Thermoelectric generators have been around a long time; NASA has used them for decades on space probes as a long-lived power source that can reliably convert heat into electricity without any moving parts.
The devices work using a principle discovered almost 200 years ago by German physicist Thomas Seebeck and French physicist Jean Peltier: when two different kinds of metal are joined in two places, forming a closed loop, and one junction has a higher temperature than the other, a small electric current will flow through the loop.
Unfortunately, they haven’t been widely adopted for public use because they are typically very expensive, inefficient, or worse, use materials that are toxic to humans.

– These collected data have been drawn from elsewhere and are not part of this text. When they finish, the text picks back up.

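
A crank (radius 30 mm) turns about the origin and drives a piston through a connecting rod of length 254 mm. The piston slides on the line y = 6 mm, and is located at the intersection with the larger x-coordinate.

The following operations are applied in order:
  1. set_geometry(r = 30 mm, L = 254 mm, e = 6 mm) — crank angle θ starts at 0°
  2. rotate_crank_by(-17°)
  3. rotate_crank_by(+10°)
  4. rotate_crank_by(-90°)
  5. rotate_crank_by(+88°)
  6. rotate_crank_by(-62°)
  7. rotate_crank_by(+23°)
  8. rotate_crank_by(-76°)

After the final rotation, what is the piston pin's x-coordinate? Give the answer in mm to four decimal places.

235.3412

set_geometry: r = 30 mm, L = 254 mm, e = 6 mm; θ ← 0°
rotate_crank_by(-17°): θ ← 0° -17° = -17°
rotate_crank_by(+10°): θ ← -17° +10° = -7°
rotate_crank_by(-90°): θ ← -7° -90° = -97°
rotate_crank_by(+88°): θ ← -97° +88° = -9°
rotate_crank_by(-62°): θ ← -9° -62° = -71°
rotate_crank_by(+23°): θ ← -71° +23° = -48°
rotate_crank_by(-76°): θ ← -48° -76° = -124°
crank pin P = (r cos θ, r sin θ) = (-16.775787, -24.871127)
h = r sin θ − e = -24.871127 − 6 = -30.871127
x = r cos θ + √(L² − h²) = -16.775787 + √(64516.0 − 953.0265) = -16.775787 + 252.116984 = 235.341197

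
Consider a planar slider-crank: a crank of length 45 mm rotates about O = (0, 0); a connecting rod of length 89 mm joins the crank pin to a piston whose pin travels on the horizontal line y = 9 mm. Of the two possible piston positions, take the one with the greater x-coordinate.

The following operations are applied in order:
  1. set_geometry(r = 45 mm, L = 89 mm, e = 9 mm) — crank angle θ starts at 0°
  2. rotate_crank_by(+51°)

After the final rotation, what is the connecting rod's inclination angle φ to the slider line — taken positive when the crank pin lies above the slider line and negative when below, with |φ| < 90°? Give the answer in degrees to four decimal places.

16.9667

set_geometry: r = 45 mm, L = 89 mm, e = 9 mm; θ ← 0°
rotate_crank_by(+51°): θ ← 0° +51° = 51°
crank pin P = (r cos θ, r sin θ) = (28.319418, 34.971568)
h = r sin θ − e = 34.971568 − 9 = 25.971568
sin φ = h / L = 25.971568 / 89 = 0.29181537
φ = arcsin(0.29181537) = 16.966671°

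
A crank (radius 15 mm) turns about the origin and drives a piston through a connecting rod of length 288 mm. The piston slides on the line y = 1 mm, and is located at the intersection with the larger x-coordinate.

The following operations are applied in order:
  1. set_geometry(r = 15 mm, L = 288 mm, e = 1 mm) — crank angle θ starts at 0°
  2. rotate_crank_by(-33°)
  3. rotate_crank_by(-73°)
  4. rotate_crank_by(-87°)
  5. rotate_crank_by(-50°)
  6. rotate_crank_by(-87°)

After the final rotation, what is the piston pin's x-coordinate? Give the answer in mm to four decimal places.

300.9170

set_geometry: r = 15 mm, L = 288 mm, e = 1 mm; θ ← 0°
rotate_crank_by(-33°): θ ← 0° -33° = -33°
rotate_crank_by(-73°): θ ← -33° -73° = -106°
rotate_crank_by(-87°): θ ← -106° -87° = -193°
rotate_crank_by(-50°): θ ← -193° -50° = -243°
rotate_crank_by(-87°): θ ← -243° -87° = -330°
crank pin P = (r cos θ, r sin θ) = (12.990381, 7.500000)
h = r sin θ − e = 7.500000 − 1 = 6.500000
x = r cos θ + √(L² − h²) = 12.990381 + √(82944.0 − 42.2500) = 12.990381 + 287.926640 = 300.917021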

“I’m looking at materials that are cheaper and non-toxic, silicon and germanium,” says Neogi.
Both are used extensively in the production of high-speed integrated circuits, solar panels, and other commercial and industrial applications, so they’re easy to find and inexpensive, but don't expect to see Neogi conducting experiments in a lab with test tubes and beakers. Her work is with a keyboard and mouse, using advanced computer models to evaluate what happens inside sandwiched layers of nanoscopic silicon and germanium.
“The current models always assume the layers are perfect, exactly like they’re supposed to be, but nothing is perfect. I’m trying to take the imperfections into account. How do those defects in the layers impact efficiency and what can we do about it?” Neogi says.
The research is extremely complex and requires a supercomputer to do the computations. CU Boulder has one, but it may not be enough to carry out all the work and Neogi recently acquired time on a National Science Foundation supercomputer in Texas as an additional resource.
What makes it so complicated?
Atomic, Subatomic, and Quantum Particles
"I’ll have 2,000,000 atoms, and I want to know what each one is doing after every time step," she says.
With the research at such a small size, it’s no surprise she's looking at equally tiny increments of time. Her time steps are in picoseconds, one trillionth of a second.
"I want to know the position, velocity, and force between these atoms for each time step, and I'm going to look at one million time steps," she says.
Tunneling down further, Neogi will also be investigating electrons and phonons, a quantum particle.
“If we can manipulate what happens between the layers, where the germanium and silicon interface with each other, it could change the way materials science works,” she says. "This is an area that's less understood. I'm fascinated by it.”
DARPA sees a variety of potential applications for the research. In addition to turning body heat into electricity, it could also lead to new solutions to the problem of excess heat generated by electronics – an issue easily recognized by anyone who has tried to actually use a laptop computer on their lap and ended up with burned thighs. If new thermoelectric devices could convert that heat into electricity, devices currently requiring large fans, vents, and heat sinks to reduce their high temperatures could be completely reimagined.
"We could fabricate novel devices with smaller size, weight, and power (SWaP) that will be broadly applicable," Neogi says. “That’s the long term goal.”
The three year grant runs through September 2019.